Capítulo 6- Ritmos

"Me acompanhe em uma dança madame?"

Que o ritual era perigoso, e podia lhe causar problemas, Gorven sabia. Mas o que não imaginava era que a cidade que o evolvia, possuía mistérios relacionados à morte.

Quando leu metade do livro "olhos", Gorven marcou a página, o fechou, e o guardou na cômoda ao lado da cama.

Em tantas páginas que leu, aprendeu apenas algumas coisas. E o que mais o chamou atenção, que era algo que já tinha comentado com outros participantes do ritual, era que as pessoas de Grinvield tinham um destino já montado para sua morte, desde os seus nascimentos.

Ele ficou em pé, e andando de um lado para o outro do quarto, começou a pensar formas de matar o garoto.

Pensou em utilizar a sua faca, a tão usada nos rituais, mas seria uma morte lenta, e causaria muita sujeira.

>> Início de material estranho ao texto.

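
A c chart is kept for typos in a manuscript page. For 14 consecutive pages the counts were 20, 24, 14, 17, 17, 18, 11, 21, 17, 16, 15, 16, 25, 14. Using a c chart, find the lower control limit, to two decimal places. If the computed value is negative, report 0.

c̄ = (20 + 24 + 14 + 17 + 17 + 18 + 11 + 21 + 17 + 16 + 15 + 16 + 25 + 14) / 14 = 245 / 14 = 17.5000
LCL = c̄ − 3√c̄ = 17.5000 − 3 × 4.1833 = 4.9501

4.95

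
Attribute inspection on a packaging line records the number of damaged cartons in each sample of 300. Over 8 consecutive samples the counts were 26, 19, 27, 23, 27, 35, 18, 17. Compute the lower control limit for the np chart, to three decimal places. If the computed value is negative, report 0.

p̄ = Σdᵢ / (k·n) = 192 / (8 × 300) = 0.08000
LCL = np̄ − 3·√(np̄(1−p̄)) = 24.0000 − 3 × 4.6989 = 9.9032

9.903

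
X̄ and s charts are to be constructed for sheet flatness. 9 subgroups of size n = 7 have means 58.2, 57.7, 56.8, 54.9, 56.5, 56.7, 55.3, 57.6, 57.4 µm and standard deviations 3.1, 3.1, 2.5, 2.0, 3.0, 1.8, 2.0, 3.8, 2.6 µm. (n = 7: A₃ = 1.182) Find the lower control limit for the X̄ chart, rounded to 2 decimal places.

53.65

X̄̄ = (58.2 + 57.7 + 56.8 + 54.9 + 56.5 + 56.7 + 55.3 + 57.6 + 57.4) / 9 = 56.7889
s̄ = (3.1 + 3.1 + 2.5 + 2.0 + 3.0 + 1.8 + 2.0 + 3.8 + 2.6) / 9 = 2.6556
LCL = X̄̄ − A₃·s̄ = 56.7889 − 1.182 × 2.6556 = 53.6500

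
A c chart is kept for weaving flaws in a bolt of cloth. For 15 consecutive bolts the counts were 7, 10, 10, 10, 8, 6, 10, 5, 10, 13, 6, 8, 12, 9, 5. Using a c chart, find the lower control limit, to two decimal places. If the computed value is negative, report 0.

c̄ = (7 + 10 + 10 + 10 + 8 + 6 + 10 + 5 + 10 + 13 + 6 + 8 + 12 + 9 + 5) / 15 = 129 / 15 = 8.6000
LCL = c̄ − 3√c̄ = 8.6000 − 3 × 2.9326 = -0.1977 → 0 (cannot be negative)

0.00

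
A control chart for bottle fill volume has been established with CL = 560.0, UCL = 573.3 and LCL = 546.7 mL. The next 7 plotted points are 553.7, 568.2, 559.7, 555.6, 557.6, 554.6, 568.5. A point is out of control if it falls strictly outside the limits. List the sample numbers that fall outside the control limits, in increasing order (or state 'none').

All 7 points lie within [546.7, 573.3].

none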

Pensou em arrumar uma arma, seria de fato uma morte rápida, mas causaria muito baralho, e por ser um hotel repleto de hóspedes, teria que encontrar uma forma silenciosa de matar.

Depois, pensou em utilizar os próprios meios que o hotel oferecia. Empurrá-lo do segundo andar, afogá-lo no lago, enforcá-lo, bater sua cabeça contra uma das janelas, atropelá-lo, asfixia-lo, ou até mesmo sufocá-lo com uma das cortinas.

Escolheu asfixia-lo.

Agora, precisaria pensar com qual objeto usaria. O mais recorrente seria um travesseiro ou uma almofada, afinal o hotel estava repleto deles. Afirmou para si mesmo que usaria um travesseiro.

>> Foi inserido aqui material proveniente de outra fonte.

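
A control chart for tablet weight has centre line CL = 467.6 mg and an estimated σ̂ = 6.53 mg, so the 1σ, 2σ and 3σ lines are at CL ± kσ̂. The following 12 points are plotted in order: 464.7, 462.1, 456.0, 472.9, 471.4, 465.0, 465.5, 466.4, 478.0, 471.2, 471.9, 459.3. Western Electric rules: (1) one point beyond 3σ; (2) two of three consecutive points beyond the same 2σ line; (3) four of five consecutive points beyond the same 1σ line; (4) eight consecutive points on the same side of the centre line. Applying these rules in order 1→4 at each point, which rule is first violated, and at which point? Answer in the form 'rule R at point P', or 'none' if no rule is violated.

Zone of each point (C = within 1σ̂, B = 1σ̂–2σ̂, A = 2σ̂–3σ̂, * = beyond 3σ̂; sign = side of CL): 1:-C, 2:-C, 3:-B, 4:+C, 5:+C, 6:-C, 7:-C, 8:-C, 9:+B, 10:+C, 11:+C, 12:-B
No rule fires across all 12 points.

none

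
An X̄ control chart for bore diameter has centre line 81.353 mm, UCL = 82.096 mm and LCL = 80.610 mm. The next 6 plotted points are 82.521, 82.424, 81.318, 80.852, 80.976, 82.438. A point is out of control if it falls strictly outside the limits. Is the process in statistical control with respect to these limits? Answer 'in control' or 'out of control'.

Compare each point to [80.610, 82.096]: sample 1 = 82.521 > UCL; sample 2 = 82.424 > UCL; sample 6 = 82.438 > UCL.

out of control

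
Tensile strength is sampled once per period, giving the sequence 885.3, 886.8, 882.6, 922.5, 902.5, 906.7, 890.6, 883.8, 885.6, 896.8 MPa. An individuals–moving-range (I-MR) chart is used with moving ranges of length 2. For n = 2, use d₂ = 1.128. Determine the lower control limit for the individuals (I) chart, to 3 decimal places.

X̄ = (885.3 + 886.8 + 882.6 + 922.5 + 902.5 + 906.7 + 890.6 + 883.8 + 885.6 + 896.8) / 10 = 894.3200
Moving ranges: 1.5, 4.2, 39.9, 20.0, 4.2, 16.1, 6.8, 1.8, 11.2; M̄R̄ = 105.7000 / 9 = 11.7444
LCL = X̄ − 3·M̄R̄/d₂ = 894.3200 − 3 × 11.7444 / 1.128 = 863.0848

863.085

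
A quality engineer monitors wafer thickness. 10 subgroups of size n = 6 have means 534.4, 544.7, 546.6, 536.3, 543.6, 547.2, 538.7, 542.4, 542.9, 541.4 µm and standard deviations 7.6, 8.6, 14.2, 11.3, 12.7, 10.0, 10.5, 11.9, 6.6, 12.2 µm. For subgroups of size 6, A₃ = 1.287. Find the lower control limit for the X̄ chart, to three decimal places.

528.229

X̄̄ = (534.4 + 544.7 + 546.6 + 536.3 + 543.6 + 547.2 + 538.7 + 542.4 + 542.9 + 541.4) / 10 = 541.8200
s̄ = (7.6 + 8.6 + 14.2 + 11.3 + 12.7 + 10.0 + 10.5 + 11.9 + 6.6 + 12.2) / 10 = 10.5600
LCL = X̄̄ − A₃·s̄ = 541.8200 − 1.287 × 10.5600 = 528.2293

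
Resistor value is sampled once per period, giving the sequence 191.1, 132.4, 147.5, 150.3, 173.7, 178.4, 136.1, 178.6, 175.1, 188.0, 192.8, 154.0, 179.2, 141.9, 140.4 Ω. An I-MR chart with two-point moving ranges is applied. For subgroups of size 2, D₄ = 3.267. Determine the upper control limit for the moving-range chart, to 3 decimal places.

73.157

Moving ranges: 58.7, 15.1, 2.8, 23.4, 4.7, 42.3, 42.5, 3.5, 12.9, 4.8, 38.8, 25.2, 37.3, 1.5; M̄R̄ = 313.5000 / 14 = 22.3929
UCL_MR = D₄·M̄R̄ = 3.267 × 22.3929 = 73.1575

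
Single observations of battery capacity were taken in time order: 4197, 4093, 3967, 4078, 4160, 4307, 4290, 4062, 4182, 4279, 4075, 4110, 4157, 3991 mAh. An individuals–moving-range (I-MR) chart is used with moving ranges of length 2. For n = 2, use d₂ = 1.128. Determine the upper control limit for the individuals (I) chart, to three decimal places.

4442.744

X̄ = (4197 + 4093 + 3967 + 4078 + 4160 + 4307 + 4290 + 4062 + 4182 + 4279 + 4075 + 4110 + 4157 + 3991) / 14 = 4139.1429
Moving ranges: 104, 126, 111, 82, 147, 17, 228, 120, 97, 204, 35, 47, 166; M̄R̄ = 1484.0000 / 13 = 114.1538
UCL = X̄ + 3·M̄R̄/d₂ = 4139.1429 + 3 × 114.1538 / 1.128 = 4442.7435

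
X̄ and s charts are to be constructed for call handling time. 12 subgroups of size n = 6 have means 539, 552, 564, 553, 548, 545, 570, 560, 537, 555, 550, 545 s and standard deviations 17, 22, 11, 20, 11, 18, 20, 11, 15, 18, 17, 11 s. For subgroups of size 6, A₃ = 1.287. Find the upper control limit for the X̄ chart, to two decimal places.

571.98

X̄̄ = (539 + 552 + 564 + 553 + 548 + 545 + 570 + 560 + 537 + 555 + 550 + 545) / 12 = 551.5000
s̄ = (17 + 22 + 11 + 20 + 11 + 18 + 20 + 11 + 15 + 18 + 17 + 11) / 12 = 15.9167
UCL = X̄̄ + A₃·s̄ = 551.5000 + 1.287 × 15.9167 = 571.9847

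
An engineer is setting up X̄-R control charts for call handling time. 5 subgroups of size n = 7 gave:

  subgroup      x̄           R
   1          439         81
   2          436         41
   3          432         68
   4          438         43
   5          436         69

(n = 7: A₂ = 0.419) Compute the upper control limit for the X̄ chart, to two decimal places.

X̄̄ = (439 + 436 + 432 + 438 + 436) / 5 = 2181.0000 / 5 = 436.2000
R̄ = (81 + 41 + 68 + 43 + 69) / 5 = 302.0000 / 5 = 60.4000
UCL = X̄̄ + A₂·R̄ = 436.2000 + 0.419 × 60.4000 = 461.5076

461.51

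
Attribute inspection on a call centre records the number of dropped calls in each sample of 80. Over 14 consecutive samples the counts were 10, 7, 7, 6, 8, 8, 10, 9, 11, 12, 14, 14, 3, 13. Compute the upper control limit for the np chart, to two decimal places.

18.08

p̄ = Σdᵢ / (k·n) = 132 / (14 × 80) = 0.11786
UCL = np̄ + 3·√(np̄(1−p̄)) = 9.4286 + 3 × √(9.4286×0.88214) = 9.4286 + 3 × 2.8840 = 18.0805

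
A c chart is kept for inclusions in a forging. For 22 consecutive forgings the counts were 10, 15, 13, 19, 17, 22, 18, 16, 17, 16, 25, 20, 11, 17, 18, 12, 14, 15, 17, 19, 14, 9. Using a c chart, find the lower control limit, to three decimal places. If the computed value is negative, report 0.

4.057

c̄ = (10 + 15 + 13 + 19 + 17 + 22 + 18 + 16 + 17 + 16 + 25 + 20 + 11 + 17 + 18 + 12 + 14 + 15 + 17 + 19 + 14 + 9) / 22 = 354 / 22 = 16.0909
LCL = c̄ − 3√c̄ = 16.0909 − 3 × 4.0113 = 4.0569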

"Uma morte que dependendo da minha força pode ser rápida, e silenciosa. Só precisaria encontrar uma forma de atraí-lo para um cômodo vazio, sem ninguém por perto", pensou se olhando no espelho.

Após bolar seu plano, saiu do quarto para procurar um cômodo.

Os corredores do hotel estavam movimentados. Era horário de almoço, e os hóspedes saíam de seus quartos, em direção ao refeitório.

Luna, a cozinheira do hotel, tinha acabado de chegar do velório, voltou antes mesmo do enterro começar, sendo assim, não presenciou o ocorrido macabro. Ela se encontrava cozinhando e preparando os pedidos dos hóspedes, enquanto Tyler, servia os pratos.

—Você parece preocupado, aconteceu alguma coisa? —Luna perguntou, colocando um prato de comida no buraco de tamanho médio e com a parte de cima circular da parede.

Tyler ficou calado. O garoto que fugiu não saía de sua cabeça. Pensava nele, e tentava lembrar se o conhecia de algum lugar. Por isso, passava o resto do dia palpitando crianças que conhecia. "Eu já o vi... eu o conheço... tenho certeza"

—Tyler? —Insistiu Luna.

—Eu... estou bem. —Tyler disse, engolindo saliva.

—Tem certeza?

—Eu... sim!

—Ok. —Luna entregou o prato. —Mesa 7.

Tyler levou o prato, anotou mais pedidos, e voltou.

—Mesa 4, 5, e 2. —Disse entregando o papel de pedidos.

—Você parece assustado.

—Mas não estou.

—Tudo bem então. Viu se o patrão chegou?

—O Eric? Não.

—O hotel está uma bagunça, muito trabalho, os dois tinham que estar aqui.

Houve uma pausa enquanto Luna pegava mais um prato.

—Mesa 3. —Luna entregou o prato.

—O cara da mesa 2 pediu para mostrar o hotel para ele, o que eu falo? Não posso sair daqui. Será que a porra desses hóspedes não entende que aqui é nosso trabalho?

Luna olhou para a mesa.

—Não tinha visto aquele ainda.

—Ele chegou hoje mais cedo. Estranho. Inclusive ele que me atrapalhou a pegar o garoto.

—Que garoto?

Tyler ficou calado.

—O do olho vendado? —Luna perguntou.

—Você o conhece?

—Na verdade não, mas já o vi. Acho que é parente dos Morwood. Perguntei sobre ele, mas não quiseram responder.

—Ele está aqui desde quando?

—Bom... eu o vi na noite dos policiais.

—Noite dos policiais?

—Não soube? Houve um assassinato de 6 crianças, estavam procurando um corpo aqui.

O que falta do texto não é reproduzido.